For those who don’t know me my name is Mrs Heald
I have worked at BV with children and families for many years
One of my big passions is cooking vegetarian and vegan food from all around the world.
I love making and baking cakes, sweet, treats and goodies. I love a good foodie challenge too.
I enjoy using herbs and spices and I like to make elaborate food but I also love the challenge of making a ‘rustle up meal’ using what ingredients you have left in your fridge at the end of the week. I don’t believe in food waste so I try to be creative and use up whatever I have in my store cupboard and fridge.

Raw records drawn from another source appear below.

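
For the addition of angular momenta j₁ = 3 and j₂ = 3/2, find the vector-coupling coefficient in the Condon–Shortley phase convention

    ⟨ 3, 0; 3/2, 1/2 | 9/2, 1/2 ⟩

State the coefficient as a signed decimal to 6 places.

triangle: 0!×6!×3!/10! = 4320/3628800
(j±m)!: 3!×3!×2!×1!×5!×4! = 207360
prefactor² = (2J+1)×Δ×N² = 17280/7
  k=0: +1/(0!×0!×3!×2!×3!×1!) = 1/72
Σ = 1/72  ⇒  CG² = 17280/7×1/72² = 10/21
CG = +√(10/21) = +0.690066

+0.690066  (= +√(10/21))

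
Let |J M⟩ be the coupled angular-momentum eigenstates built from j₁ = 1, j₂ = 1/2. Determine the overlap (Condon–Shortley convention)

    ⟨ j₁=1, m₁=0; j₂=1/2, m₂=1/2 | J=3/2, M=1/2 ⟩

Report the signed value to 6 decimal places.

j₁+j₂−J=0  J+j₁−j₂=2  J−j₁+j₂=1  j₁+j₂+J+1=4
(j₁±m₁, j₂±m₂, J±M) = (1,1,1,0,2,1)
P² = 2/3
sum k=0..0:
  [0] +1/1 = 1
S = 1
C² = P²·S² = 2/3 ; C = +0.816497

+0.816497  (= +√(2/3))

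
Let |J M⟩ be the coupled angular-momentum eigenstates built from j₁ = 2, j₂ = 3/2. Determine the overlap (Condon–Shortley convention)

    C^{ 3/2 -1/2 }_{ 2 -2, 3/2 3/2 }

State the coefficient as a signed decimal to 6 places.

+0.632456  (= +√(2/5))

j₁+j₂−J=2  J+j₁−j₂=2  J−j₁+j₂=1  j₁+j₂+J+1=6
(j₁±m₁, j₂±m₂, J±M) = (0,4,3,0,1,2)
P² = 32/5
sum k=2..2:
  [2] +1/4 = 1/4
S = 1/4
C² = P²·S² = 2/5 ; C = +0.632456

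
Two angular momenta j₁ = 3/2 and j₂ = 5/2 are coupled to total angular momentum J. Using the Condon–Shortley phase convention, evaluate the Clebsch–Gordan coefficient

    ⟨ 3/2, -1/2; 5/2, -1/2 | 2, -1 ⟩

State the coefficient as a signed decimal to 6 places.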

I am going to share a recipe with you that I hope you will enjoy cooking with your children. I thought that this summer recipe is easy to make, inexpensive and fun.

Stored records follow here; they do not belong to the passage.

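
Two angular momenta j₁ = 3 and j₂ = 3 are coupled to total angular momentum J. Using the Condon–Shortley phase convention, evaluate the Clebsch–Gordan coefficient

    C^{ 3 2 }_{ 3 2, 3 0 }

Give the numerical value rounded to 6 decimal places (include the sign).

√[7·3!3!3!/10! · 5!1!3!3!5!1!] = √(216)
  +(−1)^0/∏(0,3,1,3,2,0)! = 1/72  (running 1/72)
  +(−1)^1/∏(1,2,0,2,3,1)! = -1/24  (running -1/36)
⟨..|..⟩ = √(216)·(-1/36) = -0.408248

-0.408248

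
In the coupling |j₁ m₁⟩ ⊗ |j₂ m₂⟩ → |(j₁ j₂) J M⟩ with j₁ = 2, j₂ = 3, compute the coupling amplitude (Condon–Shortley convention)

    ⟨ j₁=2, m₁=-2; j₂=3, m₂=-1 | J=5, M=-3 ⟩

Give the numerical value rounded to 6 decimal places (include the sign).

+0.577350

√[11·0!4!6!/11! · 0!4!2!4!2!8!] = √(442368)
  +(−1)^0/∏(0,0,4,2,0,4)! = 1/1152  (running 1/1152)
⟨..|..⟩ = √(442368)·(1/1152) = +0.577350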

Easy veg puff Pastry Summer Tart
320g sheet puff pastry
8 cherry tomatoes
50g cheddar cheese grated and more to add on top
Any veg you have left over peppers sliced or mushrooms, courgettes, chargrill them first if
You have time, it brings out the natural sweetness of the veg.
Its whatever is to your taste. If you like chilies add those too.
Heat your oven to 200c/180 fan/gas 6
Roll out the pastry onto a lined baking sheet .
Using the tip of a sharp knife mark a 2cm border around the edge of the pastry.
Brush the pastry over with the beaten egg, bake for 10 minutes, leave to cool for 5 minutes
Press down the middle with your hands and leave the border
Mix the rest of the egg with cheese and spread out on the base then add your veg.
And if you want to, grate some more cheese on top.
Return to the oven for another 10-15 minutes.
If you have any leftover basil or a jar of pesto just add it to your base or add to the vegetables.